Protection of mice against an influenza virus infection by oral vaccination with viral nucleoprotein incorporated into immunostimulating complexes.

Influenza A virus nucleoprotein (NP) was integrated into immunostimulating complexes (ISCOMs) after attachment of bacterial lipopolysaccharide to the antigen. Oral immunization with these NP-ISCOMs protected mice fully against an otherwise lethal challenge infection with an unrelated influenza virus subtype without the appearance of severe clinical signs or extensive pathological lesions in the lungs.
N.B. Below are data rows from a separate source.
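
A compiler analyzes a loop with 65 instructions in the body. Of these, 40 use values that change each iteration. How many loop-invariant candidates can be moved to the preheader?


Invariant candidates = total - loop-dependent
= 65 - 40 = 25

25


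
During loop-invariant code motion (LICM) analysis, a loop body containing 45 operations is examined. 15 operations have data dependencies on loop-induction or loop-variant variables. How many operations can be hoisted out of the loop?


Invariant candidates = total - loop-dependent
= 45 - 15 = 30

30


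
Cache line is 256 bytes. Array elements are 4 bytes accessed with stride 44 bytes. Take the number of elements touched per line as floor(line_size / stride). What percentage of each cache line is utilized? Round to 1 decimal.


Elements per cache line = floor(256 / 44) = 5
Bytes used = 5 * 4 = 20
Utilization = 20 / 256 * 100 = 7.8%

7.8


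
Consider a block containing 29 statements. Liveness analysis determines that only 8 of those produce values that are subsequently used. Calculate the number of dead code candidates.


Dead code = total statements - live definitions
= 29 - 8 = 21

21


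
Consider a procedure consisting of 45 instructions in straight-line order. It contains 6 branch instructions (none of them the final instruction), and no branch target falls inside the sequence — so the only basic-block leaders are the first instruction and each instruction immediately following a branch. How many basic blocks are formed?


With no in-sequence branch targets, the leaders are the first instruction plus the instruction after each branch.
Number of basic blocks = branches + 1
= 6 + 1 = 7

7


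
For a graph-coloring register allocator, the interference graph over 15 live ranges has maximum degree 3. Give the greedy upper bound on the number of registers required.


Greedy coloring never needs more than (max_degree + 1) colors: when coloring a vertex, at most max_degree neighbors are already colored.
Upper bound = 3 + 1 = 4

4


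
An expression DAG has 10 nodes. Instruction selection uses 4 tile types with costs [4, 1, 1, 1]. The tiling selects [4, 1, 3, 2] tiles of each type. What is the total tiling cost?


Total cost = sum(count_i * cost_i)
= 4*4 + 1*1 + 3*1 + 2*1
= 22

22


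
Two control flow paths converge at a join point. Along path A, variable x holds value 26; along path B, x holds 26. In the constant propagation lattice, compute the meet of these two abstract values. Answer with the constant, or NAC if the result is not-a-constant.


Meet operation: if both paths give the same constant, result is that constant; if they differ, result is NAC (not-a-constant).
Path A: 26, Path B: 26 -> equal
Result: constant -> 26

26


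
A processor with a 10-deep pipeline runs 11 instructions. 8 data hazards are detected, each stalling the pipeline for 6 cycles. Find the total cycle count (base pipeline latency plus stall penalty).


Base cycles = 10 + 11 - 1 = 20
Total stalls = 8 * 6 = 48
Total = 20 + 48 = 68

68


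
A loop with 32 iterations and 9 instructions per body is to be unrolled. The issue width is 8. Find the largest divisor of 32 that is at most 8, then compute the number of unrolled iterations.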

Mice immunized with analogous bovine serum albumine-incorporated ISCOMs all died. After oral immunization, high titers of NP-specific antibodies, particularly IgA, could be detected in the bronchoalveolar fluid and in the blood serum. No cytotoxic lymphocytes could be demonstrated in the spleens or the lungs of vaccinated mice, and no anti-NP antibody-dependent cytolysis of infected host cells was mediated by complement or in the form of an antibody-dependent cell cytotoxicity. However, a vigorous delayed-type hypersensitivity reaction was produced after probing vaccinated animals with purified NP. No comparable protective immunity or antibody response was induced by a strictly intragastric administration of NP-ISCOMs. It appears, therefore, that the general and local immune response in the lungs was primarily stimulated through contact of NP-ISCOMs with the mucous membrane of the oro-pharyngeal cavity and that cytotoxic effects did not play a major role for the establishment of the protective immunity. Partial protection against a lethal challenge was observed in chickens immunized with NP-ISCOMs in the drinking water.